Kendati begitu, tidak serta merta pertanian di Kampung Tuwon selalu menghasilkan panen yang baik. Nyatanya, tanaman mereka sering kali dijarah kawanan kera liar hutan. Kera-kera itu merusak tanaman-tanaman pertanian warga hingga menyebabkan gagal panen. 

Bahkan tidak jarang kawanan kera masuk ke pemukiman kampung di tengah hutan Setren, Slogohimo, Wonogiri, yang hanya dihuni 51 jiwa itu. Warga dan kawanan itu pun terpaksa seperti berperang. Warga sering menjaga lahan pertaniannya dengan membawa senapan angin. 

Asih, salah satu warga Kampung Tuwon yang ditemui Solopos.com saat mengunjungi wilayah tersebut belum lama ini, mengaku sudah kerap mendapati kawanan kera yang menginvasi lahan pertaniannya. Kera-kera itu ia anggap sebagai hama.

Kerugian yang timbul akibat ulah kera liar itu pun terlalu banyak bagi Asih. Untuk meminimalkan kerusakan tanamannya, Asih harus sering-sering pergi ke lahan pertaniannya meski kadang masih kecolongan oleh kelompok kera liar.

Sesepuh Kampung Tuwon, Jaiman, salah satu warga pertama yang mendiami Kampung Tuwon pada 1975-an, menyebut serangan hama kera di Kampung Tuwon semakin agresif dalam satu dasawarsa terakhir. Minimnya bahan makanan di hutan menjadi penyebab kawanan kera itu mencuri tanaman pertanian warga kampung itu. 

Hidup Berdampingan

Warga kampung di tengah hutan Slogohimo, Wonogiri, itu pun enggan menanam pohon-pohon buah. Hal itu menjadi sasaran empuk bagi kera.
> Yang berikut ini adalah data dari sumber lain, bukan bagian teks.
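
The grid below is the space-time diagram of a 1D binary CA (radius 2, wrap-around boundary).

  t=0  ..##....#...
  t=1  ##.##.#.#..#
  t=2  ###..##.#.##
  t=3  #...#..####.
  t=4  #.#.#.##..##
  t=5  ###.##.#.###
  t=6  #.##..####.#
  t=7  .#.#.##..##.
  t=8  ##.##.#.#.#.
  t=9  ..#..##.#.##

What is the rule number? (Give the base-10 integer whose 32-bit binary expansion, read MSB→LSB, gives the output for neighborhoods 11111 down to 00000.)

  nb #####: next=#  (t=2,i=0, bit31=1)
  nb ####.: next=.  (t=2,i=1, bit30=0)
  nb ###.#: next=#  (t=1,i=1, bit29=1)
  nb ###..: next=.  (t=2,i=2, bit28=0)
  nb ##.##: next=#  (t=1,i=2, bit27=1)
  nb ##.#.: next=#  (t=1,i=5, bit26=1)
  nb ##..#: next=.  (t=2,i=3, bit25=0)
  nb ##...: next=#  (t=0,i=4, bit24=1)
  nb #.###: next=#  (t=2,i=10, bit23=1)
  nb #.##.: next=.  (t=1,i=3, bit22=0)
  nb #.#.#: next=#  (t=1,i=6, bit21=1)
  nb #.#..: next=#  (t=1,i=8, bit20=1)
  nb #..##: next=#  (t=1,i=10, bit19=1)
  nb #..#.: next=#  (t=7,i=0, bit18=1)
  nb #...#: next=#  (t=3,i=2, bit17=1)
  nb #....: next=.  (t=0,i=5, bit16=0)
  nb .####: next=.  (t=2,i=11, bit15=0)
  nb .###.: next=#  (t=1,i=0, bit14=1)
  nb .##.#: next=.  (t=1,i=4, bit13=0)
  nb .##..: next=#  (t=0,i=3, bit12=1)
  nb .#.##: next=#  (t=2,i=9, bit11=1)
  nb .#.#.: next=.  (t=1,i=7, bit10=0)
  nb .#..#: next=.  (t=1,i=9, bit9=0)
  nb .#...: next=.  (t=0,i=9, bit8=0)
  nb ..###: next=#  (t=1,i=11, bit7=1)
  nb ..##.: next=.  (t=0,i=2, bit6=0)
  nb ..#.#: next=#  (t=7,i=1, bit5=1)
  nb ..#..: next=#  (t=0,i=8, bit4=1)
  nb ...##: next=#  (t=0,i=1, bit3=1)
  nb ...#.: next=.  (t=0,i=7, bit2=0)
  nb ....#: next=#  (t=0,i=0, bit1=1)
  nb .....: next=#  (t=0,i=11, bit0=1)
  bits 10101101101111100101100010111011 = 2914932923

2914932923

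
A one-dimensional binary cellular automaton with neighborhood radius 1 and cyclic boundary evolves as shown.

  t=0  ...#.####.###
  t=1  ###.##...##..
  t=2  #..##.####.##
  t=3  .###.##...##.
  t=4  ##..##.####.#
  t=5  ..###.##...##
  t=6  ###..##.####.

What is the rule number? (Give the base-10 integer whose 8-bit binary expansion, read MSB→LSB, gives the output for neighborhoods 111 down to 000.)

59

  nb ###: next=.  (t=0,i=6, bit7=0)
  nb ##.: next=.  (t=0,i=8, bit6=0)
  nb #.#: next=#  (t=0,i=4, bit5=1)
  nb #..: next=#  (t=0,i=0, bit4=1)
  nb .##: next=#  (t=0,i=5, bit3=1)
  nb .#.: next=.  (t=0,i=3, bit2=0)
  nb ..#: next=#  (t=0,i=2, bit1=1)
  nb ...: next=#  (t=0,i=1, bit0=1)
  bits 00111011 = 59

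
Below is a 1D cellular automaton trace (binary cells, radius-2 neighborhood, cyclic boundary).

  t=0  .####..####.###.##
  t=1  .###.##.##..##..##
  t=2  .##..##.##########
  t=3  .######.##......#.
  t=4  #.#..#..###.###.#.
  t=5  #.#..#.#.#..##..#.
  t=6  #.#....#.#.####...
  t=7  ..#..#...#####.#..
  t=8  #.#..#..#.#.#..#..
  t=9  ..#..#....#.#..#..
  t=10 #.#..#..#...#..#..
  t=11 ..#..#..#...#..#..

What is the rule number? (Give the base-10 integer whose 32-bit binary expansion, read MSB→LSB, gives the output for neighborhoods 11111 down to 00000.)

  nb #####: next=.  (t=2,i=10, bit31=0)
  nb ####.: next=#  (t=0,i=3, bit30=1)
  nb ###.#: next=.  (t=0,i=10, bit29=0)
  nb ###..: next=.  (t=0,i=4, bit28=0)
  nb ##.##: next=.  (t=0,i=0, bit27=0)
  nb ##.#.: next=.  (t=4,i=15, bit26=0)
  nb ##..#: next=#  (t=0,i=5, bit25=1)
  nb ##...: next=#  (t=3,i=10, bit24=1)
  nb #.###: next=#  (t=0,i=1, bit23=1)
  nb #.##.: next=#  (t=0,i=16, bit22=1)
  nb #.#.#: next=#  (t=4,i=0, bit21=1)
  nb #.#..: next=#  (t=4,i=2, bit20=1)
  nb #..##: next=#  (t=0,i=6, bit19=1)
  nb #..#.: next=.  (t=4,i=4, bit18=0)
  nb #...#: next=.  (t=6,i=16, bit17=0)
  nb #....: next=.  (t=3,i=11, bit16=0)
  nb .####: next=#  (t=0,i=2, bit15=1)
  nb .###.: next=#  (t=0,i=13, bit14=1)
  nb .##.#: next=#  (t=0,i=17, bit13=1)
  nb .##..: next=#  (t=1,i=9, bit12=1)
  nb .#.##: next=#  (t=6,i=10, bit11=1)
  nb .#.#.: next=.  (t=4,i=1, bit10=0)
  nb .#..#: next=.  (t=3,i=17, bit9=0)
  nb .#...: next=.  (t=6,i=3, bit8=0)
  nb ..###: next=.  (t=0,i=7, bit7=0)
  nb ..##.: next=#  (t=1,i=12, bit6=1)
  nb ..#.#: next=.  (t=5,i=5, bit5=0)
  nb ..#..: next=#  (t=3,i=16, bit4=1)
  nb ...##: next=#  (t=7,i=8, bit3=1)
  nb ...#.: next=.  (t=3,i=15, bit2=0)
  nb ....#: next=#  (t=3,i=14, bit1=1)
  nb .....: next=#  (t=3,i=12, bit0=1)
  bits 01000011111110001111100001011011 = 1140389979

1140389979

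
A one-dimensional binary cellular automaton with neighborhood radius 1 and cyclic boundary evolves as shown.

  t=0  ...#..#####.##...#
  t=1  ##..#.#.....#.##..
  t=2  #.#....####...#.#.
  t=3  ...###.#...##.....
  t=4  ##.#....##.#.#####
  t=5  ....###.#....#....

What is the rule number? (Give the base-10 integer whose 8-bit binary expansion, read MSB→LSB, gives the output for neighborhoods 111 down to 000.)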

Kendati begitu, ia tak bisa berbuat banyak selain harus mengakui keberadaan mereka dan hidup berdampingan dengan kelompok kera. “Ketheke kathah. Mangani tanduran,” katanya.

Alternatif lain warga untuk menambah pemasukan ekonomi yaitu dengan beternak sapi, kambing, atau ayam. Beternak sapi dan kambing menjadi hal paling masuk akan dilakukan warga Kampung Tuwon karena pakan tersedia banyak.

Kedua jenis ternak itu biasanya dianggap sebagai tabungan warga jika. Ternak baru akan dijual jika benar-benar sedang membutuhkan uang banyak. “Duwene nggih mung niku,” tutur Jaiman.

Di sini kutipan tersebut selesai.